33. Music for Scene 1: Airs by a stream – “While the soldier’s been playing”
34. “Your violin – give it me”
35. The Soldier’s March – “Down the street where he was born”
36. “It’s over, at last I’m home”
37. Music for Scene 2: Pastorale
38. “Ah, villain, black-hearted knave”
39. Music for the end of Scene 2
40. “He set about reading the book”
41. Airs by a stream – “The things of summer”
42. “The poor have everything”
43. Music for Scene 3: Airs by a stream
44. The Soldier’s March – “Through the rugged countryside”
45. “Now the scene changes to another country full of strangers”
46. The Royal March
47. “The music struck up, the king himself received me”
48. The Little Concert – “Princess, now please rest assured”
49. “The bedchamber, where the Princess lies pale and unmoving” – Tango – “The Princess opens her eyes”
50. “The Princess dances” – Valse
51. “The Princess smiles” – Ragtime
52. “The Devil himself has entered”
53. The Devil’s Dance – “The Devil dances”
54. Little Chorale
55. The Devil’s song – “You may think that you have won”
56. Great Chorale – “Don’t try to add to what you now have”
57. Triumphal March of the Devil – “You can’t have everything”

A trio of twentieth-century classics, sardonic and timely tales, in long-unavailable Decca/Argo recordings from the 1970s.


Roberto Gerhard’s imagination was immediately fired by reading Albert Camus’ 1947 novel, La Peste, about a French-Algerian town in the sudden grip of bubonic plague.
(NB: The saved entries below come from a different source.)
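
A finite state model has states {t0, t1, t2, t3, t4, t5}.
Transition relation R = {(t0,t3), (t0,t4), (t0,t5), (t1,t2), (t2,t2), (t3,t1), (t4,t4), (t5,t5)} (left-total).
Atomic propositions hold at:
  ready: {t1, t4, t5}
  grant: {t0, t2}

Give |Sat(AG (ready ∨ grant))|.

4

Sat(ready ∨ grant) = {t0, t1, t2, t4, t5}
AG (ready ∨ grant): greatest fixpoint, start Z0 = {t0, t1, t2, t4, t5}, keep only states in Sat with every successor in Z. Z1 = {t1, t2, t4, t5}; fixed.
Sat(AG (ready ∨ grant)) = {t1, t2, t4, t5}
|Sat(AG (ready ∨ grant))| = |{t1, t2, t4, t5}| = 4.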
He determined to make a musical setting (The Plague), and after its premiere in 1964 few were left unmoved, or in any doubt about the work’s significance as a bitter, retrospective allegory on the evils of Nazism so recently extinguished.


Now that Gerhard’s score has taken on a new and unwonted relevance, this reissue of its first recording on Argo should win new converts to his music. It is led with remarkable sympathy by Antal Doráti, the Hungarian-born conductor who had become a friend of the composer as well as a mainstay of the Decca and Mercury catalogues. It was through Gerhard that Doráti met William Glock, who engaged him as principal conductor of the BBC Symphony Orchestra.
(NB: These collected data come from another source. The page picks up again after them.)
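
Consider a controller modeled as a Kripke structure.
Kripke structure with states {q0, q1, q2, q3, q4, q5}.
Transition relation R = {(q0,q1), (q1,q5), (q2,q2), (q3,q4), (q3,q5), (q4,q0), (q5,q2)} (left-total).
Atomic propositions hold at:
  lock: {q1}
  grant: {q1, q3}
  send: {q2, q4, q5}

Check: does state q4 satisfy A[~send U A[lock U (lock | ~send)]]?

Sat(~send) = {q0, q1, q3}
Sat(lock | ~send) = {q0, q1, q3}
A[lock U (lock | ~send)]: least fixpoint, start Z0 = Sat((lock | ~send)) = {q0, q1, q3}, add states in Sat(lock) with every successor in Z. Already a fixed point.
Sat(A[lock U (lock | ~send)]) = {q0, q1, q3}
A[~send U A[lock U (lock | ~send)]]: least fixpoint, start Z0 = Sat(A[lock U (lock | ~send)]) = {q0, q1, q3}, add states in Sat(~send) with every successor in Z. Already a fixed point.
Sat(A[~send U A[lock U (lock | ~send)]]) = {q0, q1, q3}
q4 ∉ Sat(A[~send U A[lock U (lock | ~send)]]) = {q0, q1, q3}, so the formula does not hold at q4.

No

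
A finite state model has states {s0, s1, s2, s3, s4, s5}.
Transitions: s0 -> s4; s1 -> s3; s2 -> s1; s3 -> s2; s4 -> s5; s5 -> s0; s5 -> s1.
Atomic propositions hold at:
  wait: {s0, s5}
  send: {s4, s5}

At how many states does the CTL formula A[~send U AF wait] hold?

Sat(~send) = {s0, s1, s2, s3}
AF wait: least fixpoint, start Z0 = {s0, s5}, add states with every successor in Z. Z1 = {s0, s4, s5}; fixed.
Sat(AF wait) = {s0, s4, s5}
A[~send U AF wait]: least fixpoint, start Z0 = Sat(AF wait) = {s0, s4, s5}, add states in Sat(~send) with every successor in Z. Already a fixed point.
Sat(A[~send U AF wait]) = {s0, s4, s5}
|Sat(A[~send U AF wait])| = |{s0, s4, s5}| = 3.

3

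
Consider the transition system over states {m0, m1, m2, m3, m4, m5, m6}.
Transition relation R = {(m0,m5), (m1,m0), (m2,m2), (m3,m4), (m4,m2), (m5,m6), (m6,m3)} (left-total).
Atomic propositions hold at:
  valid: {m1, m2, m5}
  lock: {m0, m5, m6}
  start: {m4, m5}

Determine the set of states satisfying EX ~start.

{m1, m2, m4, m5, m6}

Sat(~start) = {m0, m1, m2, m3, m6}
Sat(EX ~start) = {s : some successor in {m0, m1, m2, m3, m6}} = {m1, m2, m4, m5, m6}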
Also originally issued by Argo, the 1972 recording of Walton’s Façade enjoys a unique authority as the composer’s only stereo version of the score, featuring Peggy Ashcroft and Paul Scofield as narrators. Though Walton arranged and revised the score many times after its scandalous premiere in 1922, for the Argo recording he returned to his 1951 version scored for the original combination of six instruments. Ashcroft – in the tradition of Façade’s author and first narrator, Edith Sitwell – and Scofield declaim the absurdist texts with all their famed resources of nuance, timing and eloquence.


To record The Soldier’s Tale in 1975, Decca acquired the services of Glenda Jackson, known worldwide at the time for her Oscar-winning performance in Women in Love (1969) and Ken Russell’s next film, The Music Lovers (1970), in which she played the unfortunate wife of Tchaikovsky. She was joined in Decca’s Hampstead studios by the Irish actor and founder of Dublin’s Gate Theatre, Micheál Mac Liammóir, and none other than Rudolf Nureyev, who gave a somewhat stilted, authentically arch performance as the Soldier of the tale. They were backed by a small ensemble of expert London-based musicians, headed by the former leader of the London Symphony Orchestra, Erich Gruenberg, in a rare, complete recording of Stravinsky’s original version of the score, with a new translation of the narrative.